Published online Nov 7, 2019. doi: 10.3748/wjg.v25.i41.6238
Peer-review started: July 12, 2019
First decision: August 18, 2019
Revised: October 10, 2019
Accepted: October 17, 2019
Article in press: October 17, 2019
Published online: November 7, 2019
Processing time: 120 Days and 12.7 Hours
Preoperative biliary drainage (PBD) is a common cause of bacterobilia (BB) and is a known surgical site infection risk factor, especially in pancreatoduodenectomies.
An adjustment of preoperative antibiotic prophylaxis (PAP) may be reasonable according to the profile of BB. However, current guidelines do not recommend an adoption of the PAP according to the PBD status.

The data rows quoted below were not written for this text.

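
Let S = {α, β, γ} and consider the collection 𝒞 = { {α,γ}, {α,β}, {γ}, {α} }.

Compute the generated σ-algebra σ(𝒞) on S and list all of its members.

Answer: σ(𝒞) = { ∅, {α}, {β}, {γ}, {α,β}, {α,γ}, {β,γ}, S }

Derivation:
Start: 𝒞 ∪ {∅, S} = { ∅, {α}, {γ}, {α,β}, {α,γ}, S }.
Iteration 1: 2 new —
  {β}  = S∖{α,γ}
  {β,γ}  = S∖{α}
  |family| = 8
Iteration 2: closed — nothing new.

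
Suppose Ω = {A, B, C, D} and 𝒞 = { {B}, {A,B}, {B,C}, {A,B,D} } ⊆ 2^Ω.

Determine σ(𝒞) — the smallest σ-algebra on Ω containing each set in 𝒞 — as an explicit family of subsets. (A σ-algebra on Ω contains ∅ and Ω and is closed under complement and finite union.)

Seed the family with 𝒞 together with ∅ and Ω: { ∅, {B}, {A,B}, {B,C}, {A,B,D}, Ω }.
Pass 1: +5 →
  {C}  = complement {A,B,D}
  {A,D}  = complement {B,C}
  {C,D}  = complement {A,B}
  {A,B,C}  = {B,C} ∪ {A,B}
  {A,C,D}  = complement {B}
  (now 11)
Pass 2: 2 new —
  {D}  = complement {A,B,C}
  {B,C,D}  = {C,D} ∪ {B}
  (now 13)
Pass 3. New:
  {A}  = complement {B,C,D}
  {B,D}  = {D} ∪ {B}
  (now 15)
Pass 4 adds 1:
  {A,C}  = complement {B,D}
  (now 16)
Pass 5: no new sets; the family is a σ-algebra.

Hence σ(𝒞) has 16 members: { ∅, {A}, {B}, {C}, {D}, {A,B}, {A,C}, {A,D}, {B,C}, {B,D}, {C,D}, {A,B,C}, {A,B,D}, {A,C,D}, {B,C,D}, Ω }.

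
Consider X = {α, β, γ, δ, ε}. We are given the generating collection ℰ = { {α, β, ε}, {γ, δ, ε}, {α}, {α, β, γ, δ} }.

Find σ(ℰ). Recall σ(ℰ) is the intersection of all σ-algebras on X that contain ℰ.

Seed the family with ℰ together with ∅ and X: { ∅, {α}, {α, β, ε}, {γ, δ, ε}, {α, β, γ, δ}, X }.
Pass 1 adds 5:
  {ε}  = {α, β, γ, δ}ᶜ
  {α, β}  = {γ, δ, ε}ᶜ
  {γ, δ}  = {α, β, ε}ᶜ
  {α, γ, δ, ε}  = {γ, δ, ε} ∪ {α}
  {β, γ, δ, ε}  = {α}ᶜ
  [11 total]
Pass 2. New:
  {β}  = {α, γ, δ, ε}ᶜ
  {α, ε}  = {ε} ∪ {α}
  {α, γ, δ}  = {γ, δ} ∪ {α}
  [14 total]
Pass 3 adds 2:
  {β, ε}  = {α, γ, δ}ᶜ
  {β, γ, δ}  = {α, ε}ᶜ
  [16 total]
Pass 4: already closed under ᶜ and ∪.

|σ(ℰ)| = 16.  σ(ℰ) = { ∅, {α}, {β}, {ε}, {α, β}, {α, ε}, {β, ε}, {γ, δ}, {α, β, ε}, {α, γ, δ}, {β, γ, δ}, {γ, δ, ε}, {α, β, γ, δ}, {α, γ, δ, ε}, {β, γ, δ, ε}, X }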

The objective of this study was to analyze the bacterial profile in routine patients undergoing pancreatic surgery and to find out, if our PAP is adequate for our patients. Antibiotic efficiency was analyzed for standard PAP and possible alternatives.
In the period from January 2009 to December 2015, 285 consecutive pancreatic head resections were performed. Indications for surgery were malignancy (71%), chronic pancreatitis (18%), and others (11%). A PBD was in 51% and preoperative cholestasis (PC) was in 42%. The standard PAP was ampicillin/sulbactam. Intraoperatively, a smear was taken from the hepatic duct. Patients were categorized according to the existence or lack of PC (PC+/PC-) and PBD (PBD+/PBD-).
BB was present in 150 patients (53%). BB was significantly more frequent in PBD+ (n = 120) than in PBD- (n = 30), P < 0.01. BB was more frequent in malignancy (56%) than in chronic pancreatitis (45%). PBD, however, was the only independent risk factor for BB in multivariate analysis (P < 0.01). The five most common groups (n = 256, 74.8%) were Enterococcus spp. (28.4%), Streptococcus spp. (16.9%), Klebsiella spp. (12.6%), Escherichia coli (10.5%), and Enterobacter spp. (6.4%). A polymicrobial BB (PBD+: 77% vs PBD-: 40%, P < 0.01) and a more frequent detection of Enterococcus (P < 0.05) was significantly associated with PBD+. In PBD+, the efficiency of imipenem and piperacillin/tazobactam was significantly higher than that of the standard PAP (P < 0.01).
PBD-/PC- and PBD-/PC+ were associated with a low rate of BB, while PBD+ was always associated with a high rate of BB. In PBD+ patients, BB was polymicrobial and more often associated with Enterococcus. In PBD+, the spectrum of potential bacteria may not be covered by standard PAP. A more potent alternative for prophylactic application, however, was not found.
The perspective of this study is to show more differentiated ways of perioperative antibiotic prophylaxis and to stratify patient groups according to PBD and PC status. As patients with PBD+ are not full covered by standard PAP, these patients have a well-known high risk for infectious complications. A more proper PAP is required. In these selected patients a primary antibiotic treatment adopted to the (suspected) resistogramm.